The Evolution of Abu Dhabi's Urban Design: A Walk with Lukas Sokol



Lukas Sokol, Urban Design Manager at the Abu Dhabi Department of Urban Planning and Municipalities, took some of us on a remarkable walk through central Abu Dhabi as part of Inter-Emirates Weekend 2018 to point out the areas where the city’s historical roots can still be seen. He built on the topic this past May, with his lecture, “The Abu Dhabi Superblock: Adaptation, Evolution, and Livability in the Modernist Grid,” an overarching look at how, and more importantly, why Abu Dhabi developed the way it did.

In a word: Modernism. In a name: Sheikh Zayed.




It cannot be overstated how profoundly Sheikh Zayed influenced the development of Abu Dhabi and the wider UAE. He left no stone unturned in constructing the best future for his people, and in fact his famed attention to detail can be seen in the fabric of the city itself.
  
Pre-oil, Abu Dhabi was largely a community of barasti huts around several mosques and the Qasr al Hosn, the historic fort, which itself was built around a natural spring.
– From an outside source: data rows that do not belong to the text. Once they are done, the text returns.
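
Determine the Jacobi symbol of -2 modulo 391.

-1

(-2/391)
  = -(2/391)    [391 ≡ 3 mod 4 ⇒ (-1/391) = -1]
  = -(1/391)    [391 ≡ 7 mod 8 ⇒ (2/391) = +1]
  = -1    [(1/391) = 1]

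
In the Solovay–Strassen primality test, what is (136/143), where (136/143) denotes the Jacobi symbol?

Factor out 2: 136 = 2^3·17. Since 143 ≡ 7 (mod 8), (2/143) = +1, and (2/143)^3 = +1. Now have (17/143).
17 ≡ 1 (mod 4), so quadratic reciprocity gives (17/143) = (143/17). Reduce: 143 ≡ 7 (mod 17). Now have (7/17).
17 ≡ 1 (mod 4), so quadratic reciprocity gives (7/17) = (17/7). Reduce: 17 ≡ 3 (mod 7). Now have (3/7).
Both 3 ≡ 3 and 7 ≡ 3 (mod 4), so reciprocity gives (3/7) = -(7/3). Reduce: 7 ≡ 1 (mod 3). Now have -(1/3).
(1/3) = 1. Collecting the sign factors: -1.

-1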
Those arriving from the sea would navigate past a coral reef and disembark on a sand spit that was formed by the curving of the waves around the reef. They would walk through the village to the Fort on a well-worn trail.
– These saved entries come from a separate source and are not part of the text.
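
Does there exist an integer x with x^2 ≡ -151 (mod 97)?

yes

(-151/97)
  = (43/97)    [-151 ≡ 43 mod 97]
  = (97/43)    [QR: 97 ≡ 1 mod 4, sign kept]
  = (11/43)    [97 ≡ 11 mod 43]
  = -(43/11)    [QR: both ≡ 3 mod 4, sign flips]
  = -(10/11)    [43 ≡ 10 mod 11]
  = (5/11)    [11 ≡ 3 mod 8 ⇒ (2/11) = -1]
  = (11/5)    [QR: 5 ≡ 1 mod 4, sign kept]
  = (1/5)    [11 ≡ 1 mod 5]
  = 1    [(1/5) = 1]
(-151/97) = 1, and 97 is prime, so -151 is a quadratic residue mod 97.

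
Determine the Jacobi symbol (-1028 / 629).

-1

Pull out -1: (-1028 / 629) = (-1 / 629)·(1028 / 629). Since 629 ≡ 1 (mod 4), (-1 / 629) = +1. Now have (1028 / 629).
Reduce the numerator: 1028 ≡ 399 (mod 629), so (1028 / 629) = (399 / 629).
629 ≡ 1 (mod 4), so quadratic reciprocity gives (399 / 629) = (629 / 399). Reduce: 629 ≡ 230 (mod 399). Now have (230 / 399).
Factor out 2: 230 = 2·115. Since 399 ≡ 7 (mod 8), (2 / 399) = +1. Now have (115 / 399).
Both 115 ≡ 3 and 399 ≡ 3 (mod 4), so reciprocity gives (115 / 399) = -(399 / 115). Reduce: 399 ≡ 54 (mod 115). Now have -(54 / 115).
Factor out 2: 54 = 2·27. Since 115 ≡ 3 (mod 8), (2 / 115) = -1. Now have (27 / 115).
Both 27 ≡ 3 and 115 ≡ 3 (mod 4), so reciprocity gives (27 / 115) = -(115 / 27). Reduce: 115 ≡ 7 (mod 27). Now have -(7 / 27).
Both 7 ≡ 3 and 27 ≡ 3 (mod 4), so reciprocity gives (7 / 27) = -(27 / 7). Reduce: 27 ≡ 6 (mod 7). Now have (6 / 7).
Factor out 2: 6 = 2·3. Since 7 ≡ 7 (mod 8), (2 / 7) = +1. Now have (3 / 7).
Both 3 ≡ 3 and 7 ≡ 3 (mod 4), so reciprocity gives (3 / 7) = -(7 / 3). Reduce: 7 ≡ 1 (mod 3). Now have -(1 / 3).
(1 / 3) = 1. Collecting the sign factors: -1.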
The traces of this path can still be seen on of Airport Road, which widens at the bottom, the point of the old port. Lukas’ planning department envisions developing this route as a ‘Heritage Trail,’ highlighting the old buildings that still line its route, such as the old Juma (Friday) mosque, called the Al Otaiba mosque after one of the Emirate’s oldest families. Today there is a newer, larger mosque on the same site called the Sheikh Khalifa mosque.


Sheikh Khalifa Mosque on the 'Heritage Trail.'

When oil was discovered in the early 1960’s [fun fact: a key player in the discovery of off-shore oil in Abu Dhabi was famed explorer Jacques Costeau!], Sheikh Zayed was one of the few people that grasped how radically an influx of capital and foreign influence would change the country, and started the Herculean task of harnessing this wave of affluence to benefit his people.
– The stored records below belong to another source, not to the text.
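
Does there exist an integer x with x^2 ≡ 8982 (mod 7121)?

no

(8982/7121)
  = (1861/7121)    [8982 ≡ 1861 mod 7121]
  = (7121/1861)    [QR: 1861 ≡ 1 mod 4, sign kept]
  = (1538/1861)    [7121 ≡ 1538 mod 1861]
  = -(769/1861)    [1861 ≡ 5 mod 8 ⇒ (2/1861) = -1]
  = -(1861/769)    [QR: 769 ≡ 1 mod 4, sign kept]
  = -(323/769)    [1861 ≡ 323 mod 769]
  = -(769/323)    [QR: 769 ≡ 1 mod 4, sign kept]
  = -(123/323)    [769 ≡ 123 mod 323]
  = (323/123)    [QR: both ≡ 3 mod 4, sign flips]
  = (77/123)    [323 ≡ 77 mod 123]
  = (123/77)    [QR: 77 ≡ 1 mod 4, sign kept]
  = (46/77)    [123 ≡ 46 mod 77]
  = -(23/77)    [77 ≡ 5 mod 8 ⇒ (2/77) = -1]
  = -(77/23)    [QR: 77 ≡ 1 mod 4, sign kept]
  = -(8/23)    [77 ≡ 8 mod 23]
  = -(1/23)    [23 ≡ 7 mod 8 ⇒ (2/23)^3 = +1]
  = -1    [(1/23) = 1]
(8982/7121) = -1, and 7121 is prime, so 8982 is not a quadratic residue mod 7121.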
One method was urban design. Citizens were given residential, commercial and agricultural lots. With the nascent urban planning council under renowned architect John Eliot, the downtown core was laid out in a grid, and the major intersections marked. Sheikh Zayed himself oversaw this, driving around with a team of soldiers who would stake out each intersection.

Eliot and Sheikh Zayed’s vision was a garden city designed with the principles of accessibility and openness. Thus the modernist idea of the ‘superblock’ was overlaid on top of the sand—quite literally, since Sheikh Zayed would often sketch out his many ideas in the sand, leaving Eliot to commit them to paper. 

The idea was to preserve a neighbourhood feel by pushing commercial outlets and offices to a ring of large towers surrounding an interior ‘village’ of villas and smaller businesses that were interlaced with ‘sikka,’ small footpaths that were a traditional feature of the old barasti villages.


Lukas led us through one of these older city blocks, where the villas and mosques still exist, surrounded by the perimeter of larger commercial buildings. It does have an urban village feel, right down to the resident poultry.



Sheikh Zayed’s influence can also be felt in the design of the buildings themselves. He insisted that they display Middle-Eastern design influences, which is why the older buildings boast features like arched windows and geometric patterns--but no lack of style! 



Sheikh Zayed went on to forge a long-term partnership with Egyptian planner Dr. Abdulrahman Makhlouf, with whom he deepened the use of the grid that still shapes Abu Dhabi today.
  
During our walk, Lukas also discussed how the Corniche was extended in 2002-03, so in the photo below, we would have been standing waist-deep in water.



This photo was taken across from the old Hilton Baynunah building, which itself was previously right on the Corniche. 



Although the city continues to grow and change, and despite the fact that Eliot and Sheikh Zayed had originally planned for 350,000 inhabitants, their imprint has remained, along with it the philosophy that the city is a space to be used effectively by all, and above all, to be enjoyed.